A March 4, 1968, document warns: “Prevent the coalition of militant black nationalist groups. In unity there is strength….” The memo also urges agents to “prevent militant nationalist groups and leaders from gaining respectability, by discrediting them….”

One document lists as a key goal: “Prevent the rise of a ‘messiah’ who could unify, and electrify, the militant black nationalist movement.”

Before it turned over the documents, the FBI blotted out the names of individuals and groups listed as “targets.” But it is not difficult to guess what belongs in the censored spaces. In the document on “messiahs,” for example, the name of Malcolm X fits into one blanked-out area. That sentence would then read: “[Malcolm X] might have been such a ‘messiah’: he is the martyr of the movement today.”

A following sentence might read: “[King could] be a very real contender for this position should he abandon his supposed ‘obedience’ to ‘white, liberal doctrines’ (nonviolence) and embrace black nationalism.” This memo was written one month before King’s murder.

Thus, as Jesse Jackson recently pointed out, these documents amount to a “search and destroy mission” against the Black movement. The killings of Malcolm X, Martin Luther King, Jr., and Fred Hampton, he explained, “were consistent with the stated purpose of the memo to prevent the rise of a messiah.” And there are plenty of other indications that the government had a hand in these assassinations.

Malcolm X was the most capable Black leader of our time and greatly feared by the rulers of this country. Many questions about his murder remain unanswered.

When he was shot at a New York rally in 1965, the crowd seized two of his assailants before they could escape. The police arrested the two men and took them away, as the first newspaper reports explained. But only one of the men was ever seen again. All mention of the second man was dropped from the press without explanation, and the issue was never brought up in the trial by the court-appointed defense lawyers.

Talmadge Hayer—the man arrested at the rally and convicted—admitted his role in the assassination but refused to name his accomplices. Furthermore, he insisted that the two men convicted with him had nothing to do with the killing. This assertion gains credibility because the others convicted of the murder were known Black Muslims, and no explanation of how they could have slipped into the rally past Malcolm’s security guards has ever been presented.

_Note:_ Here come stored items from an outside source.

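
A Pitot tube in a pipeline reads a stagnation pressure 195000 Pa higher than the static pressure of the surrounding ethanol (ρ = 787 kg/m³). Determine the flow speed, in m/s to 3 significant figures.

At the stagnation point the flow is brought to rest, so Bernoulli gives P_stag − P_static = ½ρv².
v = √(2ΔP/ρ) = √(2·195000/787) = 22.3 m/s.

v = 22.3 m/s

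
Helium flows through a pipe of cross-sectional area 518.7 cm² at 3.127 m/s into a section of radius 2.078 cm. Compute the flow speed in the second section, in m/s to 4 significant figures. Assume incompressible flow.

v₂ ≈ 119.6 m/s

By continuity, v₂ = v₁·A₁/A₂ = 3.127·(518.7/13.57) = 119.6 m/s.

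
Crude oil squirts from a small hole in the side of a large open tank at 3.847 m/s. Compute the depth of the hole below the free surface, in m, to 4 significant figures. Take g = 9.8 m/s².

h = 0.7551 m

For a small hole in a large open tank, ½v² = gh, giving h = v²/(2g).
h = 3.847²/(2·9.8) = 14.80/19.60 = 0.7551 m.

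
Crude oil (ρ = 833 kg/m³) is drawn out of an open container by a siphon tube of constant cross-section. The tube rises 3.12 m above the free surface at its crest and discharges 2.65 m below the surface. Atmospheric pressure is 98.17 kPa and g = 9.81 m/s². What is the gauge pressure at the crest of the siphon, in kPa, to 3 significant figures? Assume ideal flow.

From the surface to the outlet (both open to atmosphere, surface at rest): v = √(2g·h_out) = √(2·9.81·2.65) = 7.21 m/s.
Continuity keeps v the same throughout the tube; from surface to crest, P_atm + 0 = P_top + ½ρv² + ρg·h_top.
P_top = 98170 − ½·833·7.21² − 833·9.81·3.12 = 51000 Pa. So P_gauge = P_top − P_atm = -47200 Pa.

P_gauge ≈ -47.2 kPa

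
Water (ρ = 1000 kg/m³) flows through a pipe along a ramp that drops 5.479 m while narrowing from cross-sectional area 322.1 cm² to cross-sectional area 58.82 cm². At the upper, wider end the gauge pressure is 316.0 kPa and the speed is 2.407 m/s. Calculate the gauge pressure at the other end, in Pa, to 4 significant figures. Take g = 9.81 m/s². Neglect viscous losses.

P₂ ≈ 285800 Pa

Continuity gives A₁v₁ = A₂v₂, so v₂ = (322.1 cm²)/(58.82 cm²) × 2.407 m/s = 13.18 m/s.
Applying Bernoulli between the two ends and solving for P₂: P₂ = P₁ + ½ρ(v₁² − v₂²) − ρgΔh.
P₂ = 316000 + ½·1000·(2.407² − 13.18²) − 1000·9.81·(−5.479) = 316000 + (-83970) − (-53750) = 285800 Pa.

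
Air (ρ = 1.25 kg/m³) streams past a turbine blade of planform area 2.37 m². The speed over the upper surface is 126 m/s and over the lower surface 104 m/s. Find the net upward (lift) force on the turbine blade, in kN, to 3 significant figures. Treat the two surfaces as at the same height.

The faster flow above has the lower pressure; Bernoulli (same height) gives ΔP = ½ρ(v_up² − v_low²).
ΔP = ½·1.25·(126² − 104²) = 3160 Pa.
Lift = ΔP · A = 3160 × 2.37 = 7500 N.

F ≈ 7.50 kN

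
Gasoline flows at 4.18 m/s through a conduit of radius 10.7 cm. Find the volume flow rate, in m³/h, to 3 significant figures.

Q = A·v = 0.0360 m² × 4.18 m/s = 0.150 m³/s.
Converting: 0.150 m³/s × 3600 = 541 m³/h.

Q ≈ 541 m³/h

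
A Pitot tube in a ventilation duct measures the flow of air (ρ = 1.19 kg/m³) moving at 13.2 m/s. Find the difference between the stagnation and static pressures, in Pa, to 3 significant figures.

At the stagnation point the flow is brought to rest, so Bernoulli gives P_stag − P_static = ½ρv².
ΔP = ½·1.19·13.2² = 104 Pa.

ΔP ≈ 104 Pa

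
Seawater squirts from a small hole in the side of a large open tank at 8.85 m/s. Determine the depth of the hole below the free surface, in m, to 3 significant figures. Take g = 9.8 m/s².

For a small hole in a large open tank, ½v² = gh, giving h = v²/(2g).
h = 8.85²/(2·9.8) = 78.3/19.60 = 4.00 m.

h ≈ 4.00 m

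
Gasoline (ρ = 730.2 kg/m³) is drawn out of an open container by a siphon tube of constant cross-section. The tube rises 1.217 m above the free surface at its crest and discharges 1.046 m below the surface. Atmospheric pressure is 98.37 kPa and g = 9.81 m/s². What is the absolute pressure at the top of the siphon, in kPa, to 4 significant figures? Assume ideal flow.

Bernoulli surface→outlet gives ½v² = g·h_out, so v = √(2·9.81·1.046) = 4.530 m/s.
Continuity keeps v the same throughout the tube; from surface to crest, P_atm + 0 = P_top + ½ρv² + ρg·h_top.
P_top = 98370 − ½·730.2·4.530² − 730.2·9.81·1.217 = 82160 Pa.

P_top ≈ 82.16 kPa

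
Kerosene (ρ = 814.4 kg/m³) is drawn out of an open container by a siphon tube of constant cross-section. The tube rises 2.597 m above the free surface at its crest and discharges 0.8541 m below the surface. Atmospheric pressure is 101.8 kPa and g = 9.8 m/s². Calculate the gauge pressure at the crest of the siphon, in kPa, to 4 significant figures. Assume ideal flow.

P_gauge = -27.54 kPa

From the surface to the outlet (both open to atmosphere, surface at rest): v = √(2g·h_out) = √(2·9.8·0.8541) = 4.091 m/s.
With constant cross-section the crest speed equals v; applying Bernoulli from the surface up to the crest, P_top = P_atm − ½ρv² − ρg·h_top.
P_top = 101800 − ½·814.4·4.091² − 814.4·9.8·2.597 = 74260 Pa. So P_gauge = P_top − P_atm = -27540 Pa.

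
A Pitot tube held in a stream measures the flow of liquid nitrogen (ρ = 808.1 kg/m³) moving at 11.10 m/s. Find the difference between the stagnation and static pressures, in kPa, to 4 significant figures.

At the stagnation point the flow is brought to rest, so Bernoulli gives P_stag − P_static = ½ρv².
ΔP = ½·808.1·11.10² = 49780 Pa.

ΔP ≈ 49.78 kPa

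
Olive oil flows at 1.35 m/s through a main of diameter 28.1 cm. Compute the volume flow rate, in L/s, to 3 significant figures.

Q ≈ 83.7 L/s

Q = A·v = 0.0620 m² × 1.35 m/s = 0.0837 m³/s.
Converting: 0.0837 m³/s × 1000 = 83.7 L/s.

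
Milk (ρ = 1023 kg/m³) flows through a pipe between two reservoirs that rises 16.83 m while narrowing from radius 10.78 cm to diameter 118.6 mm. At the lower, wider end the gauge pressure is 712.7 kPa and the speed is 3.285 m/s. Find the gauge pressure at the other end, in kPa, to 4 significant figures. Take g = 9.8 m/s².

The volume flow rate is constant, so v₂ = (A₁/A₂)v₁ = (365.1/110.5)·3.285 = 10.86 m/s.
Applying Bernoulli between the two ends and solving for P₂: P₂ = P₁ + ½ρ(v₁² − v₂²) − ρgΔh.
P₂ = 712700 + ½·1023·(3.285² − 10.86²) − 1023·9.8·(+16.83) = 712700 + (-54760) − (168700) = 489200 Pa.

P₂ ≈ 489.2 kPa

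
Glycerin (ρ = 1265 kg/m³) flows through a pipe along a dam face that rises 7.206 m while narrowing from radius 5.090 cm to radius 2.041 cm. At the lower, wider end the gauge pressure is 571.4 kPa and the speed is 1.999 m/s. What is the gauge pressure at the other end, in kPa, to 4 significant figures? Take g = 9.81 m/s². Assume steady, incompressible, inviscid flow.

P₂ ≈ 386.7 kPa

Continuity gives A₁v₁ = A₂v₂, so v₂ = (81.39 cm²)/(13.09 cm²) × 1.999 m/s = 12.43 m/s.
Applying Bernoulli between the two ends and solving for P₂: P₂ = P₁ + ½ρ(v₁² − v₂²) − ρgΔh.
P₂ = 571400 + ½·1265·(1.999² − 12.43²) − 1265·9.81·(+7.206) = 571400 + (-95240) − (89420) = 386700 Pa.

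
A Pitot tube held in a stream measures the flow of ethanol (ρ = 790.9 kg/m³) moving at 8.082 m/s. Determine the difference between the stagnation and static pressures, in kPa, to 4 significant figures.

At the stagnation point the flow is brought to rest, so Bernoulli gives P_stag − P_static = ½ρv².
ΔP = ½·790.9·8.082² = 25830 Pa.

ΔP ≈ 25.83 kPa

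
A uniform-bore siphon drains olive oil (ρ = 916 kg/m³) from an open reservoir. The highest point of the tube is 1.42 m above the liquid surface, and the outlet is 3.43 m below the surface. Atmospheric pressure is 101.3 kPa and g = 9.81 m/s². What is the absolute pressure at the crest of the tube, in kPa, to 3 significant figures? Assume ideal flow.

P_top = 57.7 kPa

The outlet speed comes from Torricelli: v = √(2g·3.43) = 8.20 m/s.
With constant cross-section the crest speed equals v; applying Bernoulli from the surface up to the crest, P_top = P_atm − ½ρv² − ρg·h_top.
P_top = 101300 − ½·916·8.20² − 916·9.81·1.42 = 57700 Pa.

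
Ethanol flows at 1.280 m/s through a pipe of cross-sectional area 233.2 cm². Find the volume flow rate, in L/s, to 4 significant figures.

Q = 29.85 L/s

Q = A·v = 0.02332 m² × 1.280 m/s = 0.02985 m³/s.
Converting: 0.02985 m³/s × 1000 = 29.85 L/s.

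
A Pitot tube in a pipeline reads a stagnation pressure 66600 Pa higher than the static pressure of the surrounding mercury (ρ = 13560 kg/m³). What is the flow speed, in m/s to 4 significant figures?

3.134 m/s

At the stagnation point the flow is brought to rest, so Bernoulli gives P_stag − P_static = ½ρv².
v = √(2ΔP/ρ) = √(2·66600/13560) = 3.134 m/s.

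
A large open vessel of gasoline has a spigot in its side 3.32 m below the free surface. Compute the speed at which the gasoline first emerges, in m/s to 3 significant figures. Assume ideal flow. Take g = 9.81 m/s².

8.07 m/s

Bernoulli from surface to hole (P equal, v_surface ≈ 0): v = √(2gh) = √(2×9.81×3.32) = 8.07 m/s.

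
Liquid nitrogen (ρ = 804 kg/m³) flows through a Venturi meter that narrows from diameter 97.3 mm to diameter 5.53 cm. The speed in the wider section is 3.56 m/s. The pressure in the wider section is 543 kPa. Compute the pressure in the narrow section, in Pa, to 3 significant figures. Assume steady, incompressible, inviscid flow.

P₂ ≈ 499000 Pa

By continuity, v₂ = v₁·A₁/A₂ = 3.56·(74.4/24.0) = 11.0 m/s.
With no height change, Bernoulli's equation is P₁ + ½ρv₁² = P₂ + ½ρv₂².
P₂ = P₁ − ½ρ(v₂² − v₁²) = 543000 − ½·804·(11.0² − 3.56²) = 543000 − 43700 = 499000 Pa.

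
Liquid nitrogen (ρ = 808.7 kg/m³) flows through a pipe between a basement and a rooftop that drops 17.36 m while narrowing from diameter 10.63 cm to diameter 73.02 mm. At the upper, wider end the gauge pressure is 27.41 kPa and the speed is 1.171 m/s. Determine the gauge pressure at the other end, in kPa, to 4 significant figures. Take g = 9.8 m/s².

163.1 kPa

Mass conservation (A₁v₁ = A₂v₂) gives v₂ = 1.171 × 88.75/41.88 = 2.482 m/s.
Energy conservation along the streamline gives P₂ = P₁ − ½ρ(v₂² − v₁²) − ρg(h₂ − h₁).
P₂ = 27410 + ½·808.7·(1.171² − 2.482²) − 808.7·9.8·(−17.36) = 27410 + (-1936) − (-137600) = 163100 Pa.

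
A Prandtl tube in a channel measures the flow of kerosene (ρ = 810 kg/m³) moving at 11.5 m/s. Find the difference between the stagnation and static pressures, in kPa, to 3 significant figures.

ΔP ≈ 53.6 kPa

At the stagnation point the flow is brought to rest, so Bernoulli gives P_stag − P_static = ½ρv².
ΔP = ½·810·11.5² = 53600 Pa.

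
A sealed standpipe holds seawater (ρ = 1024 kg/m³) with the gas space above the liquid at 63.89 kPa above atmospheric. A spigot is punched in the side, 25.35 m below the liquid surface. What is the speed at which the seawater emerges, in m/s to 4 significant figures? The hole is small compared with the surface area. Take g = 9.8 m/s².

v ≈ 24.93 m/s

Take point 1 at the surface (v₁ ≈ 0) and point 2 at the hole (at atmospheric pressure). Bernoulli: P₁ + ρg h = P_atm + ½ρv₂².
With P₁ − P_atm = 63890 Pa, v₂ = √(2gh + 2ΔP/ρ) = √(2·9.8·25.35 + 2·63890/1024) = 24.93 m/s.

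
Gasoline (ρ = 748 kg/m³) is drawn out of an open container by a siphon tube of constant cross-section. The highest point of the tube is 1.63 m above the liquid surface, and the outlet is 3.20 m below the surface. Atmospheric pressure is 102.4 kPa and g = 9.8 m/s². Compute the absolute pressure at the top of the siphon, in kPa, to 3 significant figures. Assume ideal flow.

The outlet speed comes from Torricelli: v = √(2g·3.20) = 7.92 m/s.
The bore is uniform, so the speed at the crest is the same v. Bernoulli surface→crest: P_atm = P_top + ½ρv² + ρg·h_top.
P_top = 102400 − ½·748·7.92² − 748·9.8·1.63 = 67000 Pa.

67.0 kPa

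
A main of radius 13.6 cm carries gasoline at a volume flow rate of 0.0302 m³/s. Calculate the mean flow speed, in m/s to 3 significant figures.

0.520 m/s

Q = 0.0302 m³/s = 0.0302 m³/s.
v = Q/A = 0.0302 / 0.0581 = 0.520 m/s.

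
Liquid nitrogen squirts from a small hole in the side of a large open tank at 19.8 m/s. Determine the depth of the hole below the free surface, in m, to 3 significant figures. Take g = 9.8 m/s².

h ≈ 20.0 m

Inverting v = √(2gh) gives h = v² / 2g.
h = 19.8²/(2·9.8) = 392/19.60 = 20.0 m.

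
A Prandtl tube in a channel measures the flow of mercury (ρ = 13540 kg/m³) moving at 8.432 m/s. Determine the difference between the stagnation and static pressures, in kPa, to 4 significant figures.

ΔP ≈ 481.3 kPa

The dynamic pressure equals the rise in static pressure at the stagnation point: ΔP = ½ρv².
ΔP = ½·13540·8.432² = 481300 Pa.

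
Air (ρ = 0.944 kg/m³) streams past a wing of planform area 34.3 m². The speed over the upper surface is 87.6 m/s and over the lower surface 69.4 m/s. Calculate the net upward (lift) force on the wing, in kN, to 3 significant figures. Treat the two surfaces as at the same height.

The faster flow above has the lower pressure; Bernoulli (same height) gives ΔP = ½ρ(v_up² − v_low²).
ΔP = ½·0.944·(87.6² − 69.4²) = 1350 Pa.
Lift = ΔP · A = 1350 × 34.3 = 46300 N.

F = 46.3 kN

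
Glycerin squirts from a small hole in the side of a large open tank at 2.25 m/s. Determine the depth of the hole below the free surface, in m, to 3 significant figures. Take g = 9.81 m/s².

Inverting v = √(2gh) gives h = v² / 2g.
h = 2.25²/(2·9.81) = 5.06/19.62 = 0.258 m.

h = 0.258 m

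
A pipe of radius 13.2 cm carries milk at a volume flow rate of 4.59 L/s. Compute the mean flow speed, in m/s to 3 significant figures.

v = 0.0839 m/s

Q = 4.59 L/s = 0.00459 m³/s.
v = Q/A = 0.00459 / 0.0547 = 0.0839 m/s.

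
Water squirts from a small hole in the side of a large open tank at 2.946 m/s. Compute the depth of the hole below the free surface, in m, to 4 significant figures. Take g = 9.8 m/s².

0.4428 m

Inverting v = √(2gh) gives h = v² / 2g.
h = 2.946²/(2·9.8) = 8.679/19.60 = 0.4428 m.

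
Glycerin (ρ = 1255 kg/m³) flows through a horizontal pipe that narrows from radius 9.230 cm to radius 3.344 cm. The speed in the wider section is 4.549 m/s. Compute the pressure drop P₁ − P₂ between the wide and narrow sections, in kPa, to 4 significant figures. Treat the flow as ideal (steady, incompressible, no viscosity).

740.7 kPa

The volume flow rate is constant, so v₂ = (A₁/A₂)v₁ = (267.6/35.13)·4.549 = 34.66 m/s.
Along the horizontal streamline, P + ½ρv² is constant.
P₁ − P₂ = ½·1255·(34.66² − 4.549²) = ½·1255·1180 = 740700 Pa.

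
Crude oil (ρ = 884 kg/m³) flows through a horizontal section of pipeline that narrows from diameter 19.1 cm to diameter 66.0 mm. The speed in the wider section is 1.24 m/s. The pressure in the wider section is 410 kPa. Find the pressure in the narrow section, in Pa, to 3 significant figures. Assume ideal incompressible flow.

The volume flow rate is constant, so v₂ = (A₁/A₂)v₁ = (287/34.2)·1.24 = 10.4 m/s.
Along the horizontal streamline, P + ½ρv² is constant.
P₂ = P₁ − ½ρ(v₂² − v₁²) = 410000 − ½·884·(10.4² − 1.24²) = 410000 − 47000 = 363000 Pa.

P₂ ≈ 363000 Pa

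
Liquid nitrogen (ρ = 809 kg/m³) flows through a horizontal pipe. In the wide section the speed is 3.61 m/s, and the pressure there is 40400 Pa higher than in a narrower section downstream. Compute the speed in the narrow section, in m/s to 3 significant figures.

With h₁ = h₂, rearranging Bernoulli gives v₂ = √(v₁² + 2ΔP/ρ).
v₂ = √(3.61² + 2·40400/809) = √(13.0 + 99.9) = 10.6 m/s.

v₂ ≈ 10.6 m/s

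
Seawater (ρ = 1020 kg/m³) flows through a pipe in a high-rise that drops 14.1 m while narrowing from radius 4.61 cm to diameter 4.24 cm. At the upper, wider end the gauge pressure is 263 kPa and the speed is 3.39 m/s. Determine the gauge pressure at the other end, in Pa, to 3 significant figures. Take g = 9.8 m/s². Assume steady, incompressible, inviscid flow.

By continuity, v₂ = v₁·A₁/A₂ = 3.39·(66.8/14.1) = 16.0 m/s.
Bernoulli: P₁ + ½ρv₁² + ρg h₁ = P₂ + ½ρv₂² + ρg h₂, so P₂ = P₁ + ½ρ(v₁² − v₂²) − ρg(h₂ − h₁).
P₂ = 263000 + ½·1020·(3.39² − 16.0²) − 1020·9.8·(−14.1) = 263000 + (-125000) − (-141000) = 279000 Pa.

P₂ ≈ 279000 Pa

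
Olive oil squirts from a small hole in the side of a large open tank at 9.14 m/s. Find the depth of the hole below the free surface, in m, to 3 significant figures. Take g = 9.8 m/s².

h = 4.26 m

Torricelli: v = √(2gh), so h = v²/(2g).
h = 9.14²/(2·9.8) = 83.5/19.60 = 4.26 m.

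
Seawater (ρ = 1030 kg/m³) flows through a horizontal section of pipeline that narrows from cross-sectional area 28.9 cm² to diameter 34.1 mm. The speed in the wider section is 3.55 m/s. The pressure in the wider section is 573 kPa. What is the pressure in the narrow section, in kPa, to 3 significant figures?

P₂ ≈ 514 kPa

Continuity gives A₁v₁ = A₂v₂, so v₂ = (28.9 cm²)/(9.13 cm²) × 3.55 m/s = 11.2 m/s.
With no height change, Bernoulli's equation is P₁ + ½ρv₁² = P₂ + ½ρv₂².
P₂ = P₁ − ½ρ(v₂² − v₁²) = 573000 − ½·1030·(11.2² − 3.55²) = 573000 − 58500 = 514000 Pa.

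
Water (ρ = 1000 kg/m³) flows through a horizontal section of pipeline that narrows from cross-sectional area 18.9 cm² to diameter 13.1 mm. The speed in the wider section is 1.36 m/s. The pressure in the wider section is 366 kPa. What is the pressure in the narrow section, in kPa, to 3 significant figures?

By continuity, v₂ = v₁·A₁/A₂ = 1.36·(18.9/1.35) = 19.1 m/s.
Along the horizontal streamline, P + ½ρv² is constant.
P₂ = P₁ − ½ρ(v₂² − v₁²) = 366000 − ½·1000·(19.1² − 1.36²) = 366000 − 181000 = 185000 Pa.

P₂ ≈ 185 kPa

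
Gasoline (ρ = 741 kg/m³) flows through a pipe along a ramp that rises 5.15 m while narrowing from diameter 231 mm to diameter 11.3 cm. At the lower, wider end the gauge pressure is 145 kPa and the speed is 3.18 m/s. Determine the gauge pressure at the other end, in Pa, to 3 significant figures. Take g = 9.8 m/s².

P₂ ≈ 45900 Pa

Mass conservation (A₁v₁ = A₂v₂) gives v₂ = 3.18 × 419/100 = 13.3 m/s.
Energy conservation along the streamline gives P₂ = P₁ − ½ρ(v₂² − v₁²) − ρg(h₂ − h₁).
P₂ = 145000 + ½·741·(3.18² − 13.3²) − 741·9.8·(+5.15) = 145000 + (-61700) − (37400) = 45900 Pa.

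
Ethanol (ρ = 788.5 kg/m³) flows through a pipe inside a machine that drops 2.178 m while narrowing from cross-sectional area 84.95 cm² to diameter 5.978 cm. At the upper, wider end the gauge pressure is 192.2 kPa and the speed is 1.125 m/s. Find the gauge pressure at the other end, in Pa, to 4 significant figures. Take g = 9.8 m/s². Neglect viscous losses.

Mass conservation (A₁v₁ = A₂v₂) gives v₂ = 1.125 × 84.95/28.07 = 3.405 m/s.
Applying Bernoulli between the two ends and solving for P₂: P₂ = P₁ + ½ρ(v₁² − v₂²) − ρgΔh.
P₂ = 192200 + ½·788.5·(1.125² − 3.405²) − 788.5·9.8·(−2.178) = 192200 + (-4072) − (-16830) = 205000 Pa.

P₂ ≈ 205000 Pa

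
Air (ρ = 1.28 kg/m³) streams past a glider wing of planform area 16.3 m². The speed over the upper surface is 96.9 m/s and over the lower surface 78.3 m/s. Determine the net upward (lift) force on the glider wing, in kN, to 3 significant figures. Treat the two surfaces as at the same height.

The faster flow above has the lower pressure; Bernoulli (same height) gives ΔP = ½ρ(v_up² − v_low²).
ΔP = ½·1.28·(96.9² − 78.3²) = 2090 Pa.
Lift = ΔP · A = 2090 × 16.3 = 34000 N.

F ≈ 34.0 kN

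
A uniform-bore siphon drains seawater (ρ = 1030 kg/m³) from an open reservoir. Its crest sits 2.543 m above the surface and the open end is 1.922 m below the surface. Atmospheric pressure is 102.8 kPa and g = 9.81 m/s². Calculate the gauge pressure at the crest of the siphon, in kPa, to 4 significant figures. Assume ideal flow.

From the surface to the outlet (both open to atmosphere, surface at rest): v = √(2g·h_out) = √(2·9.81·1.922) = 6.141 m/s.
With constant cross-section the crest speed equals v; applying Bernoulli from the surface up to the crest, P_top = P_atm − ½ρv² − ρg·h_top.
P_top = 102800 − ½·1030·6.141² − 1030·9.81·2.543 = 57680 Pa. So P_gauge = P_top − P_atm = -45120 Pa.

P_gauge = -45.12 kPa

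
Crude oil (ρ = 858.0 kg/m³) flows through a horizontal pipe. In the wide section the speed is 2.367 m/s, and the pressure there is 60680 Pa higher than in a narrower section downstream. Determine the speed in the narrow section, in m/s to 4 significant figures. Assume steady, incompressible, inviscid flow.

12.13 m/s

With h₁ = h₂, rearranging Bernoulli gives v₂ = √(v₁² + 2ΔP/ρ).
v₂ = √(2.367² + 2·60680/858.0) = √(5.603 + 141.4) = 12.13 m/s.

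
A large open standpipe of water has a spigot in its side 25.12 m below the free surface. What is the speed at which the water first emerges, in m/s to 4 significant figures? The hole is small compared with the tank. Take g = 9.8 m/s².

v ≈ 22.19 m/s

Bernoulli from surface to hole (P equal, v_surface ≈ 0): v = √(2gh) = √(2×9.8×25.12) = 22.19 m/s.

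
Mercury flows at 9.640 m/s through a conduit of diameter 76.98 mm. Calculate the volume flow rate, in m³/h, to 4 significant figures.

161.5 m³/h

Q = A·v = 0.004654 m² × 9.640 m/s = 0.04487 m³/s.
Converting: 0.04487 m³/s × 3600 = 161.5 m³/h.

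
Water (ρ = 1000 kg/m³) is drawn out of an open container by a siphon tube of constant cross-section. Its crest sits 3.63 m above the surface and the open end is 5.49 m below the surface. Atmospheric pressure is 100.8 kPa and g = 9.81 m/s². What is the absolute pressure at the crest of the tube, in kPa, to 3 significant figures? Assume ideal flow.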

Although uniformed police were usually highly visible at meetings addressed by Malcolm, they were hardly in evidence the day he was shot. Malcolm himself had indicated that he considered the harassment directed against him in the last weeks of his life to be beyond the ability of any Black group to organize.

It is now known that Martin Luther King, Jr., was under intense government surveillance prior to his murder. In the spring of 1973 Arthur Murtaugh, a former FBI agent from Atlanta, revealed to the New York Times that J. Edgar Hoover had ordered a campaign to “get King.” Wiretapping and other surveillance of the civil rights leader was so thorough that King “couldn’t wiggle. They had him.”

This information is all the more revealing now that James Earl Ray, the man convicted of killing King, has stated that he did not act alone. Ray says he was part of a conspiracy of white southerners. He recently filed a $500,000 damage suit against the state of Tennessee and is demanding a new trial. He says he was improperly represented by his attorney during the original trial.

The state of Tennessee, in the meantime, is trying to transfer Ray to a federal prison, where he will be isolated from the public. George McMillan, who is writing a biography of Ray, explained in the March 25, 1974, New York Times that under present prison regulations, “If James Earl Ray is moved into a Federal prison he will never again be able to talk face-to-face to the press, to television interviewers, or to authors of magazine articles or books.”